Growing your own fruit at home could be a fun and rewarding endeavor. Various types of fruit trees grow well in a home orchard, including many exotic varieties of fruits that are uncommon for both orange colour and their intriguing, furry outside. These include loquat, rambutan, naranjilla and jaboticaba trees, all of intriguing trees that are relatively simple to develop.
The loquat tree (Eriobotrya japonica), sometimes referred to as the Japanese plum, grows to a height of approximately 20 feet, with 10-inch-long shiny green leaves and incredibly fragrant white blooms that appear late in the fall. Loquats follow the flowers, appearing in clusters of up to 30 fruits. Every fruit is orange, occasionally with a red blush, and approximately 2 inches long, with a outer, fluffy or downy rind. The fruit ranges from candy to marginally acid in flavor, depending on the variety. A native tree in China and Japan, the loquat is most suitable for U.S. Department of Agriculture hardiness zones 7 through 10.

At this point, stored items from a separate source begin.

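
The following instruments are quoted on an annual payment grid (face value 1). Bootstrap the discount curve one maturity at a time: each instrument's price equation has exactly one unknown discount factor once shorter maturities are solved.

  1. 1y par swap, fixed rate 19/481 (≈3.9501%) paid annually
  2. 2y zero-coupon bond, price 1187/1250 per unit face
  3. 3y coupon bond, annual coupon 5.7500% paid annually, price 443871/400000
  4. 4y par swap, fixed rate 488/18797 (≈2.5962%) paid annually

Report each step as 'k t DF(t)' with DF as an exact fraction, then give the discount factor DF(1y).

1 1 481/500
2 2 1187/1250
3 3 4727/5000
4 4 564/625
DF(1y) = 481/500 ≈ 0.962000

step 1 [1y] swap r/1=19/481: DF=(1 − 19/481·(0))/(1+19/481) = 481/500 ≈ 0.962000
step 2 [2y] zero: DF = P = 1187/1250 ≈ 0.949600
step 3 [3y] bond c/1=23/400: DF=(443871/400000 − 23/400·(0.962000+0.949600))/(1+23/400) = 4727/5000 ≈ 0.945400
step 4 [4y] swap r/1=488/18797: DF=(1 − 488/18797·(0.962000+0.949600+0.945400))/(1+488/18797) = 564/625 ≈ 0.902400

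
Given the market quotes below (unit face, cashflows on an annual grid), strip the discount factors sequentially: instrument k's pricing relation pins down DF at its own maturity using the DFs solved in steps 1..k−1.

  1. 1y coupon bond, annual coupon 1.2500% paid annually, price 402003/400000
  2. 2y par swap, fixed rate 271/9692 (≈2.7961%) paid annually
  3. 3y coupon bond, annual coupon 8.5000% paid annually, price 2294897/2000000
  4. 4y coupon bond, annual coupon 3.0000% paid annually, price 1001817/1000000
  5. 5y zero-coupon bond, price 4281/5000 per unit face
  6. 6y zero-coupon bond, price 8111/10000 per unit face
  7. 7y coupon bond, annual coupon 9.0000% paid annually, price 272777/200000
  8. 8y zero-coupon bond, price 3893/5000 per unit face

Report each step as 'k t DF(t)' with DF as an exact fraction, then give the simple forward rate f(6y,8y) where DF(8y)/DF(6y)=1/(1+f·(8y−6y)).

step 1 [1y] bond c/1=1/80: DF=(402003/400000 − 1/80·(0))/(1+1/80) = 4963/5000 ≈ 0.992600
step 2 [2y] swap r/1=271/9692: DF=(1 − 271/9692·(0.992600))/(1+271/9692) = 4729/5000 ≈ 0.945800
step 3 [3y] bond c/1=17/200: DF=(2294897/2000000 − 17/200·(0.992600+0.945800))/(1+17/200) = 9057/10000 ≈ 0.905700
step 4 [4y] bond c/1=3/100: DF=(1001817/1000000 − 3/100·(0.992600+0.945800+0.905700))/(1+3/100) = 4449/5000 ≈ 0.889800
step 5 [5y] zero: DF = P = 4281/5000 ≈ 0.856200
step 6 [6y] zero: DF = P = 8111/10000 ≈ 0.811100
step 7 [7y] bond c/1=9/100: DF=(272777/200000 − 9/100·(0.992600+0.945800+0.905700+0.889800+0.856200+0.811100))/(1+9/100) = 8053/10000 ≈ 0.805300
step 8 [8y] zero: DF = P = 3893/5000 ≈ 0.778600

1 1 4963/5000
2 2 4729/5000
3 3 9057/10000
4 4 4449/5000
5 5 4281/5000
6 6 8111/10000
7 7 8053/10000
8 8 3893/5000
f(6y,8y) = ((8111/10000)/(3893/5000) − 1)/(2) = 325/15572 ≈ 2.0871%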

The rambutan tree (Nephelium lappaceum) is just a semi-tropical tree, suitable for USDA hardiness zones 10 and 11. A massive tree, it may reach a height of 50 to 80 feet, with a single 2-foot-wide trunk and a spreading crown. The rambutan is native to parts of Southeast Asia and favors warm, humid areas with regular rainfall, even though it can withstand dry spells that aren’t prolonged. The tree has little flowers that lack petals and fruits that are oval in shape and orange or orange-pink, based on the number. Its fruits, known as rambutans or hairy lychees, are covered with a thin, leathery rind that has many soft, fleshy hairs. Rambutan fruit is hot, sweet but slightly acid, and surrounds a single seed.

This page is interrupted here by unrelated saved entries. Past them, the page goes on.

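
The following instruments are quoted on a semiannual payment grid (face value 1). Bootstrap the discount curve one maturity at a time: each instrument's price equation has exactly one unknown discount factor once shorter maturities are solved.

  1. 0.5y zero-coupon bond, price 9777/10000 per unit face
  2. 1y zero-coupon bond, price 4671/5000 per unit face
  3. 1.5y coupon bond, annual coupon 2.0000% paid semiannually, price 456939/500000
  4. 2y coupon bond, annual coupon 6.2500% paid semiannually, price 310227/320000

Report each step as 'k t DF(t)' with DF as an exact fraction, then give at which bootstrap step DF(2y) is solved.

step 1 [0.5y] zero: DF = P = 9777/10000 ≈ 0.977700
step 2 [1y] zero: DF = P = 4671/5000 ≈ 0.934200
step 3 [1.5y] bond c/2=1/100: DF=(456939/500000 − 1/100·(0.977700+0.934200))/(1+1/100) = 8859/10000 ≈ 0.885900
step 4 [2y] bond c/2=1/32: DF=(310227/320000 − 1/32·(0.977700+0.934200+0.885900))/(1+1/32) = 8553/10000 ≈ 0.855300

1 1/2 9777/10000
2 1 4671/5000
3 3/2 8859/10000
4 2 8553/10000
DF(2y) is solved at step 4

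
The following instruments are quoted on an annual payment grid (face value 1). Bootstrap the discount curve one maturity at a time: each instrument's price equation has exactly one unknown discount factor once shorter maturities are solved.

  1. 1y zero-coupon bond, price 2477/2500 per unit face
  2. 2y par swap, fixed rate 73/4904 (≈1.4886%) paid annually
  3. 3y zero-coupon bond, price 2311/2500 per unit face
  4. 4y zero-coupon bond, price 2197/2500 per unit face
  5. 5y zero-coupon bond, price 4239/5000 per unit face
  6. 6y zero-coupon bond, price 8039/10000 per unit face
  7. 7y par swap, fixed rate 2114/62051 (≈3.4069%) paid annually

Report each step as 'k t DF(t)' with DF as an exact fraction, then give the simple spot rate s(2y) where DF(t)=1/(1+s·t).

step 1 [1y] zero: DF = P = 2477/2500 ≈ 0.990800
step 2 [2y] swap r/1=73/4904: DF=(1 − 73/4904·(0.990800))/(1+73/4904) = 2427/2500 ≈ 0.970800
step 3 [3y] zero: DF = P = 2311/2500 ≈ 0.924400
step 4 [4y] zero: DF = P = 2197/2500 ≈ 0.878800
step 5 [5y] zero: DF = P = 4239/5000 ≈ 0.847800
step 6 [6y] zero: DF = P = 8039/10000 ≈ 0.803900
step 7 [7y] swap r/1=2114/62051: DF=(1 − 2114/62051·(0.990800+0.970800+0.924400+0.878800+0.847800+0.803900))/(1+2114/62051) = 3943/5000 ≈ 0.788600

1 1 2477/2500
2 2 2427/2500
3 3 2311/2500
4 4 2197/2500
5 5 4239/5000
6 6 8039/10000
7 7 3943/5000
s(2y) = (1/(2427/2500) − 1)/(2) = 73/4854 ≈ 1.5039%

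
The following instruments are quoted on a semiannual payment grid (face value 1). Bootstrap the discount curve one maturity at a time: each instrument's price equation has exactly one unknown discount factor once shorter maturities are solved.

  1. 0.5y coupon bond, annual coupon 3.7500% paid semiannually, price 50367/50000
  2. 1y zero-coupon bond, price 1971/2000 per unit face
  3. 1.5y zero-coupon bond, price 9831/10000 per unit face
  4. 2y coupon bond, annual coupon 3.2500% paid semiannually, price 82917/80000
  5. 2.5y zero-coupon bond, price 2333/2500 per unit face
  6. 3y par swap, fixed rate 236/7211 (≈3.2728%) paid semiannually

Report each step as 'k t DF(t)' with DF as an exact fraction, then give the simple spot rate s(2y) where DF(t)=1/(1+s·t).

1 1/2 618/625
2 1 1971/2000
3 3/2 9831/10000
4 2 4863/5000
5 5/2 2333/2500
6 3 566/625
s(2y) = (1/(4863/5000) − 1)/(2) = 137/9726 ≈ 1.4086%

step 1 [0.5y] bond c/2=3/160: DF=(50367/50000 − 3/160·(0))/(1+3/160) = 618/625 ≈ 0.988800
step 2 [1y] zero: DF = P = 1971/2000 ≈ 0.985500
step 3 [1.5y] zero: DF = P = 9831/10000 ≈ 0.983100
step 4 [2y] bond c/2=13/800: DF=(82917/80000 − 13/800·(0.988800+0.985500+0.983100))/(1+13/800) = 4863/5000 ≈ 0.972600
step 5 [2.5y] zero: DF = P = 2333/2500 ≈ 0.933200
step 6 [3y] swap r/2=118/7211: DF=(1 − 118/7211·(0.988800+0.985500+0.983100+0.972600+0.933200))/(1+118/7211) = 566/625 ≈ 0.905600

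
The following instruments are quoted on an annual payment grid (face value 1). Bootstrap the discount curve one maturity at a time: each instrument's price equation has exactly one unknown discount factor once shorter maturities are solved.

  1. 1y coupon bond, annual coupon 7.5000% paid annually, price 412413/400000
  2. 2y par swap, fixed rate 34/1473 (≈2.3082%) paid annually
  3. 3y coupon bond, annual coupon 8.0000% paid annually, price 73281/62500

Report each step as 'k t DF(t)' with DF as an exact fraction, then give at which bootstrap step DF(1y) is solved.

1 1 9591/10000
2 2 4779/5000
3 3 4719/5000
DF(1y) is solved at step 1

step 1 [1y] bond c/1=3/40: DF=(412413/400000 − 3/40·(0))/(1+3/40) = 9591/10000 ≈ 0.959100
step 2 [2y] swap r/1=34/1473: DF=(1 − 34/1473·(0.959100))/(1+34/1473) = 4779/5000 ≈ 0.955800
step 3 [3y] bond c/1=2/25: DF=(73281/62500 − 2/25·(0.959100+0.955800))/(1+2/25) = 4719/5000 ≈ 0.943800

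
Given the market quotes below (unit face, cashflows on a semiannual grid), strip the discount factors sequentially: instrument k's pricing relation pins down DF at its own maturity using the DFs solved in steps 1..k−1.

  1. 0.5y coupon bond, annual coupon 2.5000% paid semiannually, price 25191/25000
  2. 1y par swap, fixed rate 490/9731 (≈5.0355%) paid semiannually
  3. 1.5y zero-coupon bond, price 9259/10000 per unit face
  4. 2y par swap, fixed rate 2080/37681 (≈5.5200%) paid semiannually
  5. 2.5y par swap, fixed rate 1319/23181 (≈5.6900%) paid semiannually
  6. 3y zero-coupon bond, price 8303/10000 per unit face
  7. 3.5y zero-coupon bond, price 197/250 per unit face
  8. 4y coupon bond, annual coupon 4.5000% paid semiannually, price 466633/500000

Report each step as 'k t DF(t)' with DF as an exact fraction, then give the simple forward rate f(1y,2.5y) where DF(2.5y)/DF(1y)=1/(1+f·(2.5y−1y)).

1 1/2 622/625
2 1 951/1000
3 3/2 9259/10000
4 2 112/125
5 5/2 8681/10000
6 3 8303/10000
7 7/2 197/250
8 4 7751/10000
f(1y,2.5y) = ((951/1000)/(8681/10000) − 1)/(3/2) = 1658/26043 ≈ 6.3664%

step 1 [0.5y] bond c/2=1/80: DF=(25191/25000 − 1/80·(0))/(1+1/80) = 622/625 ≈ 0.995200
step 2 [1y] swap r/2=245/9731: DF=(1 − 245/9731·(0.995200))/(1+245/9731) = 951/1000 ≈ 0.951000
step 3 [1.5y] zero: DF = P = 9259/10000 ≈ 0.925900
step 4 [2y] swap r/2=1040/37681: DF=(1 − 1040/37681·(0.995200+0.951000+0.925900))/(1+1040/37681) = 112/125 ≈ 0.896000
step 5 [2.5y] swap r/2=1319/46362: DF=(1 − 1319/46362·(0.995200+0.951000+0.925900+0.896000))/(1+1319/46362) = 8681/10000 ≈ 0.868100
step 6 [3y] zero: DF = P = 8303/10000 ≈ 0.830300
step 7 [3.5y] zero: DF = P = 197/250 ≈ 0.788000
step 8 [4y] bond c/2=9/400: DF=(466633/500000 − 9/400·(0.995200+0.951000+0.925900+0.896000+0.868100+0.830300+0.788000))/(1+9/400) = 7751/10000 ≈ 0.775100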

The jacoticaba tree (Myrciaria glazioviana), also referred to as the cabelluda tree, is native to Brazil, where it grows as a small, bushy tree approximately 10 or 20 feet tall. It has multiple thin trunks and pendulous branches covered with lime-green leaves. Its uncommon flowers have white petals that are frilly and slender, followed by yellow-orange fruits about 1 inch in diameter with a fuzzy exterior. The fruits are sweet, with a tangy flavor reminiscent of pineapple. Jacoticaba trees require moist, fertile soil and make the most fruit in sunlight. They can withstand temperatures down to approximately 30 degrees Fahrenheit for brief periods and are suitable for growing in USDA zones 9 through 11.

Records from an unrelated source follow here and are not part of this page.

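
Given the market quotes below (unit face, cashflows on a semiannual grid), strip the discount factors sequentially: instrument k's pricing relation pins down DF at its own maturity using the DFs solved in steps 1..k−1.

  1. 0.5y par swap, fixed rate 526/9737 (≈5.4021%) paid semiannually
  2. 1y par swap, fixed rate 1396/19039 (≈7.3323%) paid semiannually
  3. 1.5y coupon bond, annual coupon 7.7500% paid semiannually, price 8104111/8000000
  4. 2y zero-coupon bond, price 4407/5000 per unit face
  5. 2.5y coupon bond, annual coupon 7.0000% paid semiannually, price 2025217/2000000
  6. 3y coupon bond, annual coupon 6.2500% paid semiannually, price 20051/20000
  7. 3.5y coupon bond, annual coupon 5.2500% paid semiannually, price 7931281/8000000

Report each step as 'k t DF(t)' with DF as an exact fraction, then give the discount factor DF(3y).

step 1 [0.5y] swap r/2=263/9737: DF=(1 − 263/9737·(0))/(1+263/9737) = 9737/10000 ≈ 0.973700
step 2 [1y] swap r/2=698/19039: DF=(1 − 698/19039·(0.973700))/(1+698/19039) = 4651/5000 ≈ 0.930200
step 3 [1.5y] bond c/2=31/800: DF=(8104111/8000000 − 31/800·(0.973700+0.930200))/(1+31/800) = 4521/5000 ≈ 0.904200
step 4 [2y] zero: DF = P = 4407/5000 ≈ 0.881400
step 5 [2.5y] bond c/2=7/200: DF=(2025217/2000000 − 7/200·(0.973700+0.930200+0.904200+0.881400))/(1+7/200) = 1067/1250 ≈ 0.853600
step 6 [3y] bond c/2=1/32: DF=(20051/20000 − 1/32·(0.973700+0.930200+0.904200+0.881400+0.853600))/(1+1/32) = 1669/2000 ≈ 0.834500
step 7 [3.5y] bond c/2=21/800: DF=(7931281/8000000 − 21/800·(0.973700+0.930200+0.904200+0.881400+0.853600+0.834500))/(1+21/800) = 1657/2000 ≈ 0.828500

1 1/2 9737/10000
2 1 4651/5000
3 3/2 4521/5000
4 2 4407/5000
5 5/2 1067/1250
6 3 1669/2000
7 7/2 1657/2000
DF(3y) = 1669/2000 ≈ 0.834500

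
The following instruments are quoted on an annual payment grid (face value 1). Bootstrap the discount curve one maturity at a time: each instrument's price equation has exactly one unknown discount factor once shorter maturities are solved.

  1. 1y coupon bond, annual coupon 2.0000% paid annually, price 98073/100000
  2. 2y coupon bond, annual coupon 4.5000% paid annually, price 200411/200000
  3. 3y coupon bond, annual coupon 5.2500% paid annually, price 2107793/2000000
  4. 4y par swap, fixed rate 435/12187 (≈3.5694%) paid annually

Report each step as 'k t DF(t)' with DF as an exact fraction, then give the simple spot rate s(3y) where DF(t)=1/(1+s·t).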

The naranjilla tree (Solanum quitoense) is just a small spreading tree with a shrub-like growth habit and leaves that are up to 2 feet long and 1 1/2 feet broad. Its fragrant flowers display petals that are white with purple undersides plus it creates orange, hairy fruits that are approximately 2 1/2 inches in diameter. Naranjilla fruits contain four compartments full of greenish yellow, juicy pulp with a lemony but sweet flavor. A South American native, the tree is most productive when young, with fruit production diminishing after about 7 decades. It prefers moist locations in semi-shade and requires frequent fertilizing to preserve its growth. It can develop in USDA hardiness zones 10 and 11.